Setting: The Color Question

Yesterday I read this post about people of color in fantasy/sci fi on my friend Aaron's blog. It deals specifically with the case of Ursula K. LeGuin's Earthsea books and how the main characters were changed from people of color to a bunch of white folks in a poorly adapted mini-series.

The names of most of the characters and places in the Green Kingdoms in my Illyria setting were taken from aboriginal or Maori names and words. Some of those names sound Celtic, while others don't. I imagine a number are versions of Anglic names. Whatever the case, I liked them, and it seems fitting to make the residents of Illyria not be white.

As things currently stand, my Trolls are based on Neanderthals, so they're pale-skinned and fair haired (tending to red-heads) according to the latest research on the topic.

My Elves are darker-skinned, like the inhabitants of the southern portions of the Indian sub-continent.

Most of the residents of the Green Kingdoms have light brown, caramel or mocha-latte colored skin like the people of Cortado in the Old World from whom they are descended. They turn darker with more sun exposure.

In the Western Forest of Illyria one finds lighter-skinned humans, descended from their Old World ancestors called the Night Walkers. In the frozen North one finds dark-skinned human colonists from Samar, the Northern Empire of the Old World.

The Great Wolves are gray, while the Hents tend to have deep brown fur and the Selkies range from dark-gray to black.

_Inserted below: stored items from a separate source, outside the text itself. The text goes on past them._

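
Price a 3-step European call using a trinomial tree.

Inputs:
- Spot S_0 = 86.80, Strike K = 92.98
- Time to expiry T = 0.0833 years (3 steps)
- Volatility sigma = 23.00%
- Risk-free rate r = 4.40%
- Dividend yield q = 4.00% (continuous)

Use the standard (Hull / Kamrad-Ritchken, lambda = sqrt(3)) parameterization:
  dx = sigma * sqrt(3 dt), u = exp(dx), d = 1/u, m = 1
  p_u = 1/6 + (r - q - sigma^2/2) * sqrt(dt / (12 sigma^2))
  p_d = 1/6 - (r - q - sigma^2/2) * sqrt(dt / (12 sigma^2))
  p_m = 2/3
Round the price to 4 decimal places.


Answer: Price = V(0,0) = 0.3760

Derivation:
dt = T/N = 0.027767; dx = sigma*sqrt(3*dt) = 0.066382
u = exp(dx) = 1.068635; d = 1/u = 0.935773
p_u = 0.161971, p_m = 0.666667, p_d = 0.171362
Discount per step: exp(-r*dt) = 0.998779
Stock lattice S(k, j) with j the centered position index:
  k=0: S(0,+0) = 86.8000
  k=1: S(1,-1) = 81.2251; S(1,+0) = 86.8000; S(1,+1) = 92.7575
  k=2: S(2,-2) = 76.0083; S(2,-1) = 81.2251; S(2,+0) = 86.8000; S(2,+1) = 92.7575; S(2,+2) = 99.1239
  k=3: S(3,-3) = 71.1265; S(3,-2) = 76.0083; S(3,-1) = 81.2251; S(3,+0) = 86.8000; S(3,+1) = 92.7575; S(3,+2) = 99.1239; S(3,+3) = 105.9273
Terminal payoffs V(N, j) = max(S_T - K, 0):
  V(3,-3) = 0.000000; V(3,-2) = 0.000000; V(3,-1) = 0.000000; V(3,+0) = 0.000000; V(3,+1) = 0.000000; V(3,+2) = 6.143904; V(3,+3) = 12.947259
Backward induction: V(k, j) = exp(-r*dt) * [p_u * V(k+1, j+1) + p_m * V(k+1, j) + p_d * V(k+1, j-1)]
  V(2,-2) = exp(-r*dt) * [p_u*0.000000 + p_m*0.000000 + p_d*0.000000] = 0.000000
  V(2,-1) = exp(-r*dt) * [p_u*0.000000 + p_m*0.000000 + p_d*0.000000] = 0.000000
  V(2,+0) = exp(-r*dt) * [p_u*0.000000 + p_m*0.000000 + p_d*0.000000] = 0.000000
  V(2,+1) = exp(-r*dt) * [p_u*6.143904 + p_m*0.000000 + p_d*0.000000] = 0.993922
  V(2,+2) = exp(-r*dt) * [p_u*12.947259 + p_m*6.143904 + p_d*0.000000] = 6.185460
  V(1,-1) = exp(-r*dt) * [p_u*0.000000 + p_m*0.000000 + p_d*0.000000] = 0.000000
  V(1,+0) = exp(-r*dt) * [p_u*0.993922 + p_m*0.000000 + p_d*0.000000] = 0.160790
  V(1,+1) = exp(-r*dt) * [p_u*6.185460 + p_m*0.993922 + p_d*0.000000] = 1.662450
  V(0,+0) = exp(-r*dt) * [p_u*1.662450 + p_m*0.160790 + p_d*0.000000] = 0.376003


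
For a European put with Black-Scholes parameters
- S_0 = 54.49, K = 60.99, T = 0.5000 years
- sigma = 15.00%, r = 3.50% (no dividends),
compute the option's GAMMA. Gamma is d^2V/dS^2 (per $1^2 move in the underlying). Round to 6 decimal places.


d1 = -0.8444525409; d2 = -0.9505185581
phi(d1) = 0.2792944771; exp(-qT) = 1.0000000000; exp(-rT) = 0.9826522357
Gamma = exp(-qT) * phi(d1) / (S * sigma * sqrt(T)) = 1.0000000000 * 0.2792944771 / (54.4900 * 0.1500 * 0.7071067812) = 0.048325

Answer: Gamma = 0.048325


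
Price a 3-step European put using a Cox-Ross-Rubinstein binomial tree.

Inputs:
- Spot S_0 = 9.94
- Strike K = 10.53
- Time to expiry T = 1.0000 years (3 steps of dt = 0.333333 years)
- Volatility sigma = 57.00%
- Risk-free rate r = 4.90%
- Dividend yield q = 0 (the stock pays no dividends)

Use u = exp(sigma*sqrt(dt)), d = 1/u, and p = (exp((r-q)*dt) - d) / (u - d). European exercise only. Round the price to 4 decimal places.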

Now, back in the Old World I have three more cultures whose dominant skin colors I haven't determined. There's an Eastern Empire, there's the Divine Hierarchy folk who worship the so-called Gods Above in the South, and there are the people of the Awakened Cities.

The easy thing to do would be to make the Eastern Empire residents "yellow skinned," the Hierarchicals black-skinned, and the Awakened Cities folk Asiatic as well. But those cultures are not exact cognates for Chinese or African or Arabic societies.

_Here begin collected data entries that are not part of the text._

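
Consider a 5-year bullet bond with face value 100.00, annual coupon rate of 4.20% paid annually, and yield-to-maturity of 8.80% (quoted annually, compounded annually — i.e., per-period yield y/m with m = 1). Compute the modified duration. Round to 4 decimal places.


Answer: Modified duration = 4.1966

Derivation:
Coupon per period c = face * coupon_rate / m = 4.200000
Periods per year m = 1; per-period yield y/m = 0.088000
Number of cashflows N = 5
Cashflows (t years, CF_t, discount factor 1/(1+y/m)^(m*t), PV):
  t = 1.0000: CF_t = 4.200000, DF = 0.919118, PV = 3.860294
  t = 2.0000: CF_t = 4.200000, DF = 0.844777, PV = 3.548064
  t = 3.0000: CF_t = 4.200000, DF = 0.776450, PV = 3.261089
  t = 4.0000: CF_t = 4.200000, DF = 0.713649, PV = 2.997324
  t = 5.0000: CF_t = 104.200000, DF = 0.655927, PV = 68.347596
Price P = sum_t PV_t = 82.014367
First compute Macaulay numerator sum_t t * PV_t:
  t * PV_t at t = 1.0000: 3.860294
  t * PV_t at t = 2.0000: 7.096129
  t * PV_t at t = 3.0000: 9.783266
  t * PV_t at t = 4.0000: 11.989296
  t * PV_t at t = 5.0000: 341.737979
Macaulay duration D = 374.466964 / 82.014367 = 4.565870
Modified duration = D / (1 + y/m) = 4.565870 / (1 + 0.088000) = 4.196572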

Now that I think about it, there's another option I find interesting, which involves playing with the geography of the Old World and our western European/North American preconceptions about cardinal directions and latitude.

What if the Northern lands lie closer to the equator and the Southern lands are colder? The Western lands could stay pretty much the same. At first blush I like this idea, inverting certain concepts. It's simple but simple often works.

Update:
So in this case, the inhabitants of Samar in the Old World would be dark-skinned. I like that, as I had the Guilds there slotted for wielding sympathetic magic of a very sophisticated nature--some overtones of voodoo but with a more mechanistic/technological feel. So they are similar and different from stereotypes that readers might jump to.

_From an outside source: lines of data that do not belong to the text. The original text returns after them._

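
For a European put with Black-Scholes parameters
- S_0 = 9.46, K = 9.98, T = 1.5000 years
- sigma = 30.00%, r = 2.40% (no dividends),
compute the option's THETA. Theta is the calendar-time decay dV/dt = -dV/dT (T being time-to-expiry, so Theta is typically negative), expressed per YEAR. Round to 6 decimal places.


d1 = 0.1360536220; d2 = -0.2313698394
phi(d1) = 0.3952669865; exp(-qT) = 1.0000000000; exp(-rT) = 0.9646402935
Theta = -S*exp(-qT)*phi(d1)*sigma/(2*sqrt(T)) + r*K*exp(-rT)*N(-d2) - q*S*exp(-qT)*N(-d1)
N(-d1) = 0.4458894454; N(-d2) = 0.5914862529; sqrt(T) = 1.2247448714
Term 1 = -9.4600 * 1.0000000000 * 0.3952669865 * 0.3000 / (2 * 1.2247448714) = -0.4579597490
Term 2 = 0.0240 * 9.9800 * 0.9646402935 * 0.5914862529 = 0.1366632791
Term 3 = 0 (no dividend yield, q = 0)
Theta = -0.4579597490 + (0.1366632791) + (0.0000000000) = -0.321296

Answer: Theta = -0.321296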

I'd still make the original Night Walker-descended Old World settlers of Illyria and the Green Valley be paler in complexion than the northlanders (in part because they deal with death and night), but now the Frost Land colonists from Samar would be black.

The inhabitants of the southern lands would not be part of the Dragon Realms, but would instead worship the djinn/angel like beings known as the Gods Above. I like that association as well.

Then in the Eastern Empire the inhabitants will be predominantly reddish-brown or coppery in skin tone. So will the rivals who split off from them, the geomancers who created the Awakened Cities.